Dish up and serve pork with Dongpo sauce over steamed rice or buns and vegetables.
Pork is most definitely not just “the other white meat” in China. From the smoky-licious BBQ Pork (叉烧) and Crispy Pork Belly (烧肉) in Cantonese cuisine to the dainty-licious Xiao Long Bao (小笼包) from Shanghai and numerous other famous Chinese pork dishes in between, pork is clearly the meat of choice in Chinese cooking. In fact, the Chinese character for meat ‘肉’ (ròu), refers to pork if no particular meat is specified (e.g. 咕噜’肉’ translates to Sweet and Sour ‘Pork’).
During one of my travels to China, I had the pleasure of introducing my taste buds to a deservedly popular pork dish in Chinese cuisine—the delicate and delectable Braised Pork Belly, Dongpo Pork (东坡肉). As I have mentioned before, many Chinese dish names tell interesting stories, like Beggar’s Chicken (叫化鸡) or Goubuli Baozi (狗不理包子). Dongpo Pork is an iconic feature of Hangzhou (杭州) cuisine and can be attributed to Su Shi (苏轼) a.k.a Su Dongpo (苏东坡), a scholar and court official during the Song Dynasty (宋朝), renowned today for his brilliance in poetry, calligraphy, and writings in Chinese literary history.

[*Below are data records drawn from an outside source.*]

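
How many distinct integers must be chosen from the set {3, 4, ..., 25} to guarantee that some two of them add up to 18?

Two chosen integers sum to 18 exactly when both halves of some pair {x, 18−x} with 3 ≤ x ≤ 18−x ≤ 15 are chosen — 6 such pairs.
The remaining 11 elements (those with no distinct partner in range) can never complete a 18-sum, so the worst case takes all of them and one from each pair: 11 + 6 = 17.
The 18th integer has to be the second member of some pair, so 17 + 1 = 18.

18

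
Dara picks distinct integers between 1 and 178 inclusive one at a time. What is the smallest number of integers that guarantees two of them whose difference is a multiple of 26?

Integers whose pairwise differences are multiples of 26 are exactly those sharing a remainder mod 26. By the pigeonhole principle, the 26 residue classes mod 26 are the pigeonholes.
With 26 integers one could put 1 in each residue class and have no class reach 2.
The 27th integer pushes some class to 2, so 26·1 + 1 = 27.

27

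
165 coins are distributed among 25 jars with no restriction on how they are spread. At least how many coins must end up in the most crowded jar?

7

The 25 jars are the holes and the 165 coins are the pigeons.
If every jar held at most 6 coins, the total would be at most 25 × 6 = 150, which is less than 165.
So some jar holds at least ⌈165/25⌉ = 7 coins.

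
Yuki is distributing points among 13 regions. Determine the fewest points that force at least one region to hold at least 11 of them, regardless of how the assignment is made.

With 130 points one could put exactly 10 in each of the 13 regions, and no region would reach 11.
One more point must land in a region that already has 10, giving it 11.
So 13 × 10 + 1 = 131 points are required.

131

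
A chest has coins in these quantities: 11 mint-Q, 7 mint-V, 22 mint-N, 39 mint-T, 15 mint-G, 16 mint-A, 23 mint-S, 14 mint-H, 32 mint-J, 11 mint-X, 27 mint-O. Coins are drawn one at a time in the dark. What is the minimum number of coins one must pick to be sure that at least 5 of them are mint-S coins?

In the worst case for collecting mint-S coins, every non-mint-S coin comes out first.
There are 11 + 7 + 22 + 39 + 15 + 16 + 14 + 32 + 11 + 27 = 194 non-mint-S coins altogether.
After those, each further coin must be mint-S, so 194 + 5 = 199 draws guarantee 5 mint-S coins.

199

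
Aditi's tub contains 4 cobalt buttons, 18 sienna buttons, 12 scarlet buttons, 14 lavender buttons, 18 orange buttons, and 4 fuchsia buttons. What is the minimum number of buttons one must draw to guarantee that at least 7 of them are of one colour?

33

Pigeonhole: put each drawn button into a box by colour. The largest draw with every box below 7 takes min(count, 6) from each colour; colours with fewer than 6 contribute all they have.
Σ min(cᵢ, 6) = 4 + 6 + 6 + 6 + 6 + 4 = 32.
Draw number 32 + 1 = 33 must push one box to 7.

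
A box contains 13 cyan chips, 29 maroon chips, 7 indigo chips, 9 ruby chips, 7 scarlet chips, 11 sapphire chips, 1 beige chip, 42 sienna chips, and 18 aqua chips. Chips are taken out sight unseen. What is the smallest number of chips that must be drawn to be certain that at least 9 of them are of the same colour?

An adversary could hand out at most 8 chips per colour (indigo, scarlet, beige run out sooner): 8 + 8 + 7 + 8 + 7 + 8 + 1 + 8 + 8 = 63 chips and still no colour has 9.
One more chip lands in a colour already at 8, so 64 draws are enough and 63 are not.

64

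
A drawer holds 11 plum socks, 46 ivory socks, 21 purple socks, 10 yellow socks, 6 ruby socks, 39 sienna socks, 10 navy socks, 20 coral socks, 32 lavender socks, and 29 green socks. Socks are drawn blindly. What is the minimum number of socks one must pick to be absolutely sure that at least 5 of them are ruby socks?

In the worst case for collecting ruby socks, every non-ruby sock comes out first.
There are 11 + 46 + 21 + 10 + 39 + 10 + 20 + 32 + 29 = 218 non-ruby socks altogether.
After those, each further sock must be ruby, so 218 + 5 = 223 draws guarantee 5 ruby socks.

223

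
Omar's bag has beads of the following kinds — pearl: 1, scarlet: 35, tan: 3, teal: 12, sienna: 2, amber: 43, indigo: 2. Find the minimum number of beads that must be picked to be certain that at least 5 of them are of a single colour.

21

By pigeonhole, the 7 colours are the holes; the beads drawn are the pigeons.
To avoid 5 of any one colour, the worst case takes at most 4 of each colour, or every bead of a colour that has fewer than 4.
That gives 1 + 4 + 3 + 4 + 2 + 4 + 2 = 20 beads with no colour reaching 5.
The next bead forces some colour to 5, so 20 + 1 = 21.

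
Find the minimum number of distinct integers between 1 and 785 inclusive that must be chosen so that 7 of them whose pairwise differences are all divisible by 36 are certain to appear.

217

Integers whose pairwise differences are multiples of 36 are exactly those sharing a remainder mod 36. The 36 residue classes mod 36 are the pigeonholes.
With 216 integers one could put 6 in each residue class and have no class reach 7.
The 217th integer pushes some class to 7, so 36·6 + 1 = 217.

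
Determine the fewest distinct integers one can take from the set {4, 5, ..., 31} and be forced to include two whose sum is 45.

20

Group the elements by complementary pair {x, 45−x}: {14,31}, {15,30}, {16,29}, …, giving 9 two-element pairs and 10 integers whose partner 45−x falls outside [4,31].
By pigeonhole, treating each of those 19 groups as a pigeonhole, one can pick one integer per group — 19 integers — with no two summing to 45.
The 20th integer lands in an occupied pair, forcing a sum of 45.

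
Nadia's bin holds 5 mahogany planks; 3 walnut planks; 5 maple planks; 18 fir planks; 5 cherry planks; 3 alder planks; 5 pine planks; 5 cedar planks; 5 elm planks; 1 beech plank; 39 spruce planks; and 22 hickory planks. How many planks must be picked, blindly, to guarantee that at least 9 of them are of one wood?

Pigeonhole: the 12 woods are the holes; the planks drawn are the pigeons.
To avoid 9 of any one wood, the worst case takes at most 8 of each wood, or every plank of a wood that has fewer than 8.
That gives 5 + 3 + 5 + 8 + 5 + 3 + 5 + 5 + 5 + 1 + 8 + 8 = 61 planks with no wood reaching 9.
The next plank forces some wood to 9, so 61 + 1 = 62.

62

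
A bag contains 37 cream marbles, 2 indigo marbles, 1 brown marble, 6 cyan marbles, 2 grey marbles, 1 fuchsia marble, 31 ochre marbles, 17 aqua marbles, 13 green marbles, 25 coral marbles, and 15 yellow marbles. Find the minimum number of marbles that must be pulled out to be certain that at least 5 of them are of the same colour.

35

An adversary could hand out at most 4 marbles per colour (4 colours run out sooner): 4 + 2 + 1 + 4 + 2 + 1 + 4 + 4 + 4 + 4 + 4 = 34 marbles and still no colour has 5.
By the pigeonhole principle, one more marble lands in a colour already at 4, so 35 draws are enough and 34 are not.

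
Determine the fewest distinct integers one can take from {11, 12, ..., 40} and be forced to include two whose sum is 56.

19

A set avoiding the sum 56 can contain at most one of each pair {x, 56−x}, plus the 6 elements whose complement lies outside the range or equal to its own complement.
The integers 11, …, 28 (18 of them) are such a set: any two sum to at least 11+12 = 23 and at most 27+28 = 55 < 56.
Pigeonhole: any 19th integer completes one of the 12 pairs, so 19 choices force a sum of 56.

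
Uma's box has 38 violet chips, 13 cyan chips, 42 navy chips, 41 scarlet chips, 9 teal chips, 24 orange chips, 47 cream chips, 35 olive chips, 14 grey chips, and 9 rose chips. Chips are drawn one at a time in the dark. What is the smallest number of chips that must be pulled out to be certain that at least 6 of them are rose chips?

269

In the worst case for collecting rose chips, every non-rose chip comes out first.
There are 38 + 13 + 42 + 41 + 9 + 24 + 47 + 35 + 14 = 263 non-rose chips altogether.
After those, each further chip must be rose, so 263 + 6 = 269 draws guarantee 6 rose chips.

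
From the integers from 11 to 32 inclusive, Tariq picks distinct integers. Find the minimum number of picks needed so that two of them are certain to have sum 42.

A set avoiding the sum 42 can contain at most one of each pair {x, 42−x}, plus the 2 elements whose complement lies outside the range or equal to its own complement.
The integers 21, …, 32 (12 of them) are such a set: any two sum to at least 21+22 = 43 > 42.
Any 13th integer completes one of the 10 pairs, so 13 choices force a sum of 42.

13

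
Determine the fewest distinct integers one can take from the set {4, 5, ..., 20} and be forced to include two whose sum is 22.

11

Group the elements by complementary pair {x, 22−x}: {4,18}, {5,17}, {6,16}, …, giving 7 two-element pairs, the single value 11 (it cannot pair with itself since the integers are distinct), and 2 integers whose partner 22−x falls outside [4,20].
Treating each of those 10 groups as a pigeonhole, one can pick one integer per group — 10 integers — with no two summing to 22.
The 11th integer lands in an occupied pair, forcing a sum of 22.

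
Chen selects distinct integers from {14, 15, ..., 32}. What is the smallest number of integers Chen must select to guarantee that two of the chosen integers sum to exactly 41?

Group the elements by complementary pair {x, 41−x}: {14,27}, {15,26}, {16,25}, …, giving 7 two-element pairs and 5 integers whose partner 41−x falls outside [14,32].
Treating each of those 12 groups as a pigeonhole, one can pick one integer per group — 12 integers — with no two summing to 41.
The 13th integer lands in an occupied pair, forcing a sum of 41.

13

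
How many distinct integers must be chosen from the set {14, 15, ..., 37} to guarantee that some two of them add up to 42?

Two chosen integers sum to 42 exactly when both halves of some pair {x, 42−x} with 14 ≤ x ≤ 42−x ≤ 28 are chosen — 7 such pairs.
The remaining 10 elements (those with no distinct partner in range) can never complete a 42-sum, so the worst case takes all of them and one from each pair: 10 + 7 = 17.
By the pigeonhole principle, the 18th integer has to be the second member of some pair, so 17 + 1 = 18.

18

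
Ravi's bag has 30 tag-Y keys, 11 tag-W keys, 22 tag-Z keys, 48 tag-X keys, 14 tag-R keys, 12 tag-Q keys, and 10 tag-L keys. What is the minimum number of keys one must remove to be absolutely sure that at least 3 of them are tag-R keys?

136

In the worst case for collecting tag-R keys, every non-tag-R key comes out first.
There are 30 + 11 + 22 + 48 + 12 + 10 = 133 non-tag-R keys altogether.
After those, each further key must be tag-R, so 133 + 3 = 136 draws guarantee 3 tag-R keys.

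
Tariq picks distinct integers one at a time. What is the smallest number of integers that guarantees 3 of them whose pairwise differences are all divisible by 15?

Integers whose pairwise differences are multiples of 15 are exactly those sharing a remainder mod 15. The 15 residue classes mod 15 are the pigeonholes.
With 30 integers one could put 2 in each residue class and have no class reach 3.
The 31st integer pushes some class to 3, so 15·2 + 1 = 31.

31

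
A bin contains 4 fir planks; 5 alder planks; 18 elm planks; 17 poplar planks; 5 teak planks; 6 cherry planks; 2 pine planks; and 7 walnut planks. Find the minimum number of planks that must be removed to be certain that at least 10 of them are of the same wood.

48

The 8 woods are the holes; the planks drawn are the pigeons.
To avoid 10 of any one wood, the worst case takes at most 9 of each wood, or every plank of a wood that has fewer than 9.
That gives 4 + 5 + 9 + 9 + 5 + 6 + 2 + 7 = 47 planks with no wood reaching 10.
The next plank forces some wood to 10, so 47 + 1 = 48.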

There was a time when Su Dongpo was demoted for criticizing the emperor and sent to Huangzhou (黄州) in exile. One day, he was so engrossed in a game of Chinese chess (象棋) with an old friend that he forgot all about the Red-Cooked Pork Belly (红烧肉) braising on his stove. The fragrant aroma from the lengthy braising drifting in from the kitchen suddenly reminded him. As he took a bite of the pork, he was pleasantly surprised to find that the dish he thought had been ruined turned out to be even more tender and tastier than expected. Dongpo Pork was thus born.
When he was later stationed in Hangzhou (杭州) and was overseeing a reconstruction project on the West Lake (西湖), he cooked the same dish with the pork cut up into cubes and distributed them to the workers as a sign of gratitude. The dish was thoroughly enjoyed by all and Dongpo Pork rapidly gained popularity then and there right up to the present day, where it has become a notable signature dish in Hangzhou cuisine and famous all around the world.
The key discerning factor between Red-Cooked Pork and Dongpo Pork is undoubtedly the lengthier braising process, which increases the caramelization of the sugar to enhance the flavor, infuses the cooking wine into the meat longer for an even richer fragrance, and last but definitely not least, breaks down the fat further to give the pork that tender “melt-in-your-mouth” texture minus the greasiness.
In other words, this is one dish that is definitely worth the wait. And as a bonus for your patience, you can always “forget” to set your kitchen timer and wait for the tantalizing aroma to remind you of the mouth-watering concoction simmering on your stovetop. Who knows? You might just get a dish named after you!